BETHLEHEM— Last month, town officials worked out a deal to refinance a 2009, $7.96 million public improvement bond for water, sewer and pool projects.
According to town Comptroller Michael Cohen, the refinancing will save the town almost $1 million in interest — or, approximately $44 thousand per year. This is the second bond, purchased during economic times when interest rates were inflated, the town has been able to refinance. The first, a bond for the Clapper Road project, saved taxpayers $1.3 million when it was refinanced in 2012.

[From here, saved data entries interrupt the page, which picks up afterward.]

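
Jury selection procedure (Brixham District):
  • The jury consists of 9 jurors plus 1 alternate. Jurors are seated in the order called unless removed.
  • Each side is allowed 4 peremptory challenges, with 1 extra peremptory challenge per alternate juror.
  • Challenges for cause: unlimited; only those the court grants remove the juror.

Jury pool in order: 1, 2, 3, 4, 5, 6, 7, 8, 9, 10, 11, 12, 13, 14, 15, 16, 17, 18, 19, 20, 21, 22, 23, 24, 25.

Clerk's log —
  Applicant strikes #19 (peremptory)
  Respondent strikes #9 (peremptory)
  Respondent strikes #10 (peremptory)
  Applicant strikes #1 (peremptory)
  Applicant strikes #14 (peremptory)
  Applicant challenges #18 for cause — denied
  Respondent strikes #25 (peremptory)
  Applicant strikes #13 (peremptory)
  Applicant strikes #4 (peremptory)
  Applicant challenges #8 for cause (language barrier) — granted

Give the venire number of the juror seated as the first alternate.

17

Removed: #1, #4, #8, #9, #10, #13, #14, #19, #25. (#18 stays — for-cause denied.)
Seating in order: seats 1–9 → #2, #3, #5, #6, #7, #11, #12, #15, #16; alternates → #17.
So alternate 1 is #17.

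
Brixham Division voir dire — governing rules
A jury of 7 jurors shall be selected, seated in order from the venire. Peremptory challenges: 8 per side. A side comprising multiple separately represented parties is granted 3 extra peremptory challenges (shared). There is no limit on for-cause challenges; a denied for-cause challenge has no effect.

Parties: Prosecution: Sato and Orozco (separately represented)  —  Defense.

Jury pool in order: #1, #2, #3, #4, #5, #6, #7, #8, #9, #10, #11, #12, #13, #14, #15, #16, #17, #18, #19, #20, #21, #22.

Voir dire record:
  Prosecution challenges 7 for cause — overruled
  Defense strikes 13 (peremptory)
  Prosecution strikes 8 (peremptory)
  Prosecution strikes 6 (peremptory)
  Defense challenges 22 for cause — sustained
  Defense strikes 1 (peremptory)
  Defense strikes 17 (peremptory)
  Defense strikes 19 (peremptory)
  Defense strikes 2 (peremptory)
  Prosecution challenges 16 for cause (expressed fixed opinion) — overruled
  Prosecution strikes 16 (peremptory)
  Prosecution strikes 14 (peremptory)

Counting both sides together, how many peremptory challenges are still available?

Prosecution allotment: 8 base + 3 multi-party = 11. Defense allotment: 8.
Prosecution peremptories used: #8, #6, #16, #14 — 4 (for-cause on #7, #16 don't count).
Defense peremptories used: #13, #1, #17, #19, #2 — 5 (the for-cause on #22 doesn't count).
Remaining: (11 − 4) + (8 − 5) = 10.

10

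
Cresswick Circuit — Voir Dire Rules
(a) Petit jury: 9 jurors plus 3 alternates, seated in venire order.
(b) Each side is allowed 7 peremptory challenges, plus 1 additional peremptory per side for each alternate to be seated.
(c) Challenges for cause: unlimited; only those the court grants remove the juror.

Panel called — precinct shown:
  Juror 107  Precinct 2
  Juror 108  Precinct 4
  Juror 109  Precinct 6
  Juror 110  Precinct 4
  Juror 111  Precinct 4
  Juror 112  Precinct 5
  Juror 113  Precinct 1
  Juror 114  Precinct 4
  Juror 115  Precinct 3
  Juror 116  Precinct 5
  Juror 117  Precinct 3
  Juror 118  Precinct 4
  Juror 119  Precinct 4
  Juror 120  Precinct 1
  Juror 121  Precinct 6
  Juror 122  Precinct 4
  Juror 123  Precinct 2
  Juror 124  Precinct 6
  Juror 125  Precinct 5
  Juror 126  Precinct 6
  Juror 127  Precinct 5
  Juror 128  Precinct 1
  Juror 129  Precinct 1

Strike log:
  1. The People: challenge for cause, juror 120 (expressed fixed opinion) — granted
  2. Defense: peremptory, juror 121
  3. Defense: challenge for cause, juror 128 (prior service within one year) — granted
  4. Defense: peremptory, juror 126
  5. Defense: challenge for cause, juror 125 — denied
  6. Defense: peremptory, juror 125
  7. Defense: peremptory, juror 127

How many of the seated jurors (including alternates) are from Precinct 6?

Removed: #120, #121, #125, #126, #127, #128.
Seated (12 incl. alternates): #107, #108, #109, #110, #111, #112, #113, #114, #115, #116, #117, #118.
Of those, in Precinct 6: #109 → 1.

1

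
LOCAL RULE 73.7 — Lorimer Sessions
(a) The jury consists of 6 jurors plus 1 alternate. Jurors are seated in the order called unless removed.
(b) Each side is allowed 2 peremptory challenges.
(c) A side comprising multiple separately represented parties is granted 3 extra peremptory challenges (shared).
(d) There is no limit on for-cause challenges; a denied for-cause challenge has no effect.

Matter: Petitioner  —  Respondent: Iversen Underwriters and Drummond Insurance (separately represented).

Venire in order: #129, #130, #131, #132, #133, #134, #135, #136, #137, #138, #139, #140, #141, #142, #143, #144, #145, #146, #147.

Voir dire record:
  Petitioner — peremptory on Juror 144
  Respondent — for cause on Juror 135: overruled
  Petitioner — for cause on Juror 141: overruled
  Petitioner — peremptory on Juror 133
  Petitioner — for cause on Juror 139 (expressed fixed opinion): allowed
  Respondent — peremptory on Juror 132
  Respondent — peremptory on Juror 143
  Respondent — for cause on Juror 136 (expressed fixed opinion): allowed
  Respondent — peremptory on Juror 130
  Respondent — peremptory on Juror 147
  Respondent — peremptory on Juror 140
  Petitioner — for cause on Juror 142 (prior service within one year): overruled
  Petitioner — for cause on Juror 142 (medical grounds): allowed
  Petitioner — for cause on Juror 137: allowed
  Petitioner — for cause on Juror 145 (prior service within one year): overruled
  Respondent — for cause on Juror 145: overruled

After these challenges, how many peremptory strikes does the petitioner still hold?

Petitioner allotment: 2.
Petitioner peremptories used: #144, #133 — 2 (for-cause on #141, #139, #142, #142, #137, #145 don't count).
Remaining: 2 − 2 = 0.

0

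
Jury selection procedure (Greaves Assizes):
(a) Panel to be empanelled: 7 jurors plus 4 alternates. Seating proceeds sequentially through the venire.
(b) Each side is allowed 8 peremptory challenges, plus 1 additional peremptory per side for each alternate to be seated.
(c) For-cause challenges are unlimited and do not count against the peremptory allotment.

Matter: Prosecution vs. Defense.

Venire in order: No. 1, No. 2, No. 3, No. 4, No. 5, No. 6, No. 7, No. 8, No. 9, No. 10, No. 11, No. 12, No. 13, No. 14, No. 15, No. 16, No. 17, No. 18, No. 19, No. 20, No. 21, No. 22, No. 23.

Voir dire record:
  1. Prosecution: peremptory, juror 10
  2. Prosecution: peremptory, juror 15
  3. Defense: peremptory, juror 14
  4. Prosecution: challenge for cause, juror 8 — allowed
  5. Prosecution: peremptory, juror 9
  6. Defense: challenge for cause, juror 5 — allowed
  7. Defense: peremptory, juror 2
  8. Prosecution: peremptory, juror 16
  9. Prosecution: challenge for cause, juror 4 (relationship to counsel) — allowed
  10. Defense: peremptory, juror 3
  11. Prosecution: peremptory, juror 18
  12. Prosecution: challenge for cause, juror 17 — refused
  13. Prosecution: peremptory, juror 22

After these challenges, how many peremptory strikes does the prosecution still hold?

6

Prosecution allotment: 8 base + 1 × 4 alternates = 12.
Prosecution peremptories used: #10, #15, #9, #16, #18, #22 — 6 (for-cause on #8, #4, #17 don't count).
Remaining: 12 − 6 = 6.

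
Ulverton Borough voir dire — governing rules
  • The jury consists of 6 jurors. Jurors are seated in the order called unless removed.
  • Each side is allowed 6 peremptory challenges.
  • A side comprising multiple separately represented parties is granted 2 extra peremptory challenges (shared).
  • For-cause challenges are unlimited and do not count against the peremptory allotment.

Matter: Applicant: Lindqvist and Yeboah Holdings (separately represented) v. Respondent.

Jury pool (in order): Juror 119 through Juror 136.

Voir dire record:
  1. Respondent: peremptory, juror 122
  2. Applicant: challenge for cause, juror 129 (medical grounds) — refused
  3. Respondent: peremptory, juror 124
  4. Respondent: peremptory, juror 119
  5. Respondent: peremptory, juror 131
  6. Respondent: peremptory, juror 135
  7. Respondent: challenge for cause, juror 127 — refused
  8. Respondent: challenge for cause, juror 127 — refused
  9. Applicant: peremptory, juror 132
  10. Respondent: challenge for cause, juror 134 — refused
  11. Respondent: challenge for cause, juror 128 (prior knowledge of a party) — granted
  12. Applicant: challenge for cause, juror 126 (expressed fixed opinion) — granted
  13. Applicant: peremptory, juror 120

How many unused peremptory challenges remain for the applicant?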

“These opportunities don’t come up very often,” said Cohen. “Obviously, you have to have debt with inflated interest rates to make this process work, as the cost and the effort to go through this is fairly large.” The cost to the town, he said, was $78,000, which will be absorbed by the total savings of $977,000. The cost includes payments to: the underwriter, who markets and sells the bonds; the financial advisor, who works with the underwriter; bond counsel, who drafts the documents and provides certifications on behalf of the town; and the rating agency, which reviews the town’s ability to repay.

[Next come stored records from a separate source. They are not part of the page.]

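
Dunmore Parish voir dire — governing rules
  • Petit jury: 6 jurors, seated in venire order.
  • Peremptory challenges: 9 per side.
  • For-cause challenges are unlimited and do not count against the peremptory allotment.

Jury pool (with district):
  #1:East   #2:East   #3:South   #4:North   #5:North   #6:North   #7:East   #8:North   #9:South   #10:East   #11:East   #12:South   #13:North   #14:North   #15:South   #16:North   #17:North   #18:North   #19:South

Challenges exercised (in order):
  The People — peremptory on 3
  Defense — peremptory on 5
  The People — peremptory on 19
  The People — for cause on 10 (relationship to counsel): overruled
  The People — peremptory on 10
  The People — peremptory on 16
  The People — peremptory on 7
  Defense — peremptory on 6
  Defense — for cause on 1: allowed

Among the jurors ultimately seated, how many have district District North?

Removed: #1, #3, #5, #6, #7, #10, #16, #19.
Seated jurors 1–6: #2, #4, #8, #9, #11, #12.
Of those, in District North: #4, #8 → 2.

2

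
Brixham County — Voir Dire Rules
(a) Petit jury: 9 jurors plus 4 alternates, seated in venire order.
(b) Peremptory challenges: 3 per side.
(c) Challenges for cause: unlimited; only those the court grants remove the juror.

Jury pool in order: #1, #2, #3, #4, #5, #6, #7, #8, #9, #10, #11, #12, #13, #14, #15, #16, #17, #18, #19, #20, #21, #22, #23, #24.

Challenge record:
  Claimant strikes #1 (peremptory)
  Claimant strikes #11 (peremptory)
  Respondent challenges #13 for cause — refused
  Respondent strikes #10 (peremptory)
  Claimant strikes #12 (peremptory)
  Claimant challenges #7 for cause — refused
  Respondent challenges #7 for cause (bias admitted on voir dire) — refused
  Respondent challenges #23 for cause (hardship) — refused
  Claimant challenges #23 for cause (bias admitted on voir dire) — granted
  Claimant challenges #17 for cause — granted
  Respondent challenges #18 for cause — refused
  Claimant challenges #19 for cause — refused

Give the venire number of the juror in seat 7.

8

Removed: #1, #10, #11, #12, #17, #23. (#7, #13, #18, #19 stay — for-cause denied.)
Seating in order: seats 1–9 → #2, #3, #4, #5, #6, #7, #8, #9, #13; alternates → #14, #15, #16, #18.
So seat 7 is #8.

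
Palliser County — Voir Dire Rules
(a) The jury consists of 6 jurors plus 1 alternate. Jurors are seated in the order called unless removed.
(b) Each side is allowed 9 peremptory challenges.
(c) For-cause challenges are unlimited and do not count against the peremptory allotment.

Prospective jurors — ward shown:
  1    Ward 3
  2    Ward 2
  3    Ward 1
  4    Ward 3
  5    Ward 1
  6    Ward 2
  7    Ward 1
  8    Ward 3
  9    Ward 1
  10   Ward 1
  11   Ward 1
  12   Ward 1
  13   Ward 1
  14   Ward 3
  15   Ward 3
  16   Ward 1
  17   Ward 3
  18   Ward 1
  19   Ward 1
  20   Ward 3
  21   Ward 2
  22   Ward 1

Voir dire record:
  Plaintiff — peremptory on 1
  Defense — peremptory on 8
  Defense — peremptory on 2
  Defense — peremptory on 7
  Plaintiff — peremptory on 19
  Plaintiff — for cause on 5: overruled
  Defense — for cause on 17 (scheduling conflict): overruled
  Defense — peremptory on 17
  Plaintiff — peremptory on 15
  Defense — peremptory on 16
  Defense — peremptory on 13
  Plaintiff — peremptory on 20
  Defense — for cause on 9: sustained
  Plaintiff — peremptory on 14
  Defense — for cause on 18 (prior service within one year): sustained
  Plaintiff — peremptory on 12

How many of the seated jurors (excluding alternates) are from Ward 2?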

Typically, restrictions prohibit redemption or refinancing of these types of bonds before 10 years, but the town’s financial advisor, Fiscal Advisors, came up with a way to get around the restriction and take advantage of low market rates, which, according to Cohen, have dropped dramatically. This will be done by placing funds in an irrevocable trust, with an escrow agent to provide for all future debt payments until it can be officially paid off.
Under the terms of the new refinance, another ten-year limit on redemption will prohibit another refinance before 2027, unless another irrevocable trust is established. “Serial bonds mature at regular intervals over time so there is a different interest rate associated with each year,” said Cohen. “The original debt had interest rates that ranged from 3.25 percent in the earliest years to 4.5 percent in the latest years. The current debt ranges from 2 percent in the earliest years to 3 percent in the latest years. The reduction in interest owed is where the town will save its money. The original debt covered a period ranging from 2010 to 2037. The current sale does not extend the repayment, holding the final year to 2037.”
The comptroller reiterated that the savings to the town was in interest only. “The principle payback,” he said, “is the same as in the original offering.”
Asked if there were any other opportunities of this nature available, Cohen said, “We only have one more bond with inflated interest, which was a 10-year outstanding issue from 2008, used to finance the police officers increase in pension fund. As we only have two years left to pay it off, it would cost us more than we’d save.” When they looked at refinancing it a few years back, he said, the town’s financial advisor recommended against it.
As well as the drop in interest rates and the financial advisor’s maneuvering, Cohen credited Bethlehem’s 2014 bond-rating upgrade, from AA to AA+, for allowing the town to reduce interest rates by 2 percent in the coming year. “We are grateful to be in a situation where we can provide a substantial savings to the town at no cost to the taxpayer, he said, calling it “a wonderful position to be in.”